AMAN Yönetim Kurulu Başkanı Abdulkadir el-Hüseyni, Filistinliler arasında yolsuzluk yapıldığı konusunda ağır basan bir intibanın hakim olduğunu belirtti.
Filistin Anket ve Siyasi Araştırmalar Merkezi tarafından yürütülen kamuoyu yoklamasına göre, Filistinlilerin yüzde 80’i Filistin idari kurumlarında yolsuzluk olduğuna inanıyor.
Bununla birlikte 2010 yılında Filistin Devlet Başkanı Mahmud Abbas'ın kararıyla kurulan Yolsuzlukla Mücadele Komisyonu, şikayetleri alıp soruşturarak ve yolsuzlukla ilgili davalar açarak yolsuzluğu ortadan kaldırma çalışmalarını sürdürüyor.

İktidar şeffaflığında zaaf sürüyor
AMAN’ın yıllık raporuna göre, yönetim ile kamu bütçesinin şeffaflığı ve hukukun üstünlüğü konusunda ve yine İsrail ile yapılan mali denetimlerin takibinde süregelen zaaflar bulunuyor. Bununla birlikte kamu harcamalarını rasyonelleştirmeye yönelik güncel ve kapsamlı bir planın bulunmaması, kamu borç verilerinin açıklanmaması da zaaflardan bazıları.  Rapor, güvenlik sektöründeki şeffaflığın  "orta düzeyde olduğunu, ancak gözetim ve hesap verebilirliğin güvenlik hizmetleri, özellikle istihbarat hizmetleri üzerindeki zayıf etkinliği nedeniyle yolsuzluğu engellemediğini" belirtti. Rapor, bilgi eksikliğinin devam ettiğini doğruladı. Raporda, üst düzey hükümet görevlerinde eşit fırsatlar ve rekabet ilkesine bağlı kalmadan atamaların ve terfilerin sürdürülmesinin yanı sıra, bazı hükümet yetkililerinin çalışmalarında şeffaflık eksikliği de dile getirildi.

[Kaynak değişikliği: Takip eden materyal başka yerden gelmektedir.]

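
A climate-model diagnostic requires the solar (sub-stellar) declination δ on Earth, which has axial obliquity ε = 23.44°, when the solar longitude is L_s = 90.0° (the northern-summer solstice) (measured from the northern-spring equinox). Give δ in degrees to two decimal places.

sin δ = sin ε · sin L_s = sin 23.44° × sin 90.0° = 0.397789.
δ = arcsin(0.397789) = +23.44°.

δ = +23.44°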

AMAN Yönetim Kurulu Başkanı Abdulkadir el-Hüseyni, ana denetim organı olan Yasama Konseyinin yokluğu, yargının zayıflığının ve yetkilerin küçük bir gruba sınırlandırılmasının yolsuzluğun özelliklerinden olduğunu düşünüyor. Ancak, son iki yıl içinde yolsuzluk davalarının resmi olarak daha ciddi şekilde ele alındığını belirten el-Hüseyni, yeni bir hükümetin ve Yolsuzlukla Mücadele Komisyonu'na gelen yeni bir başkanının varlığı, yolsuzlukla mücadelede Filistinlilerin güvenini arttırdığını ve bu nedenle yolsuzluk davalarında şikayet sayısının ikiye katlandığını belirtti.

Kamu sektöründe yolsuzluk
Filistin Maliye Bakanlığı'nın gerekli bilgileri tamamlayamaması nedeniyle Filistin'in "Küresel Yolsuzluk Algısı” endeksine dahil edilmediğine işaret eden el-Hüseyni, "bilgi edinme hakkı" yasasının onaylanmasına ek olarak, tekel hizmetleri ve emtia sektörlerini organize etmek ve şeffaflık sağlamak için bağımsız organlar kurma gereğini vurguladı.
Söz konusu yasa, yolsuzlukla mücadelede önemli bir unsur teşkil etmesine rağmen 2006 yılından bu yana Bakanlar Kurulu koridorlarında şimdiye kadar onaylanmayı beklemektedir.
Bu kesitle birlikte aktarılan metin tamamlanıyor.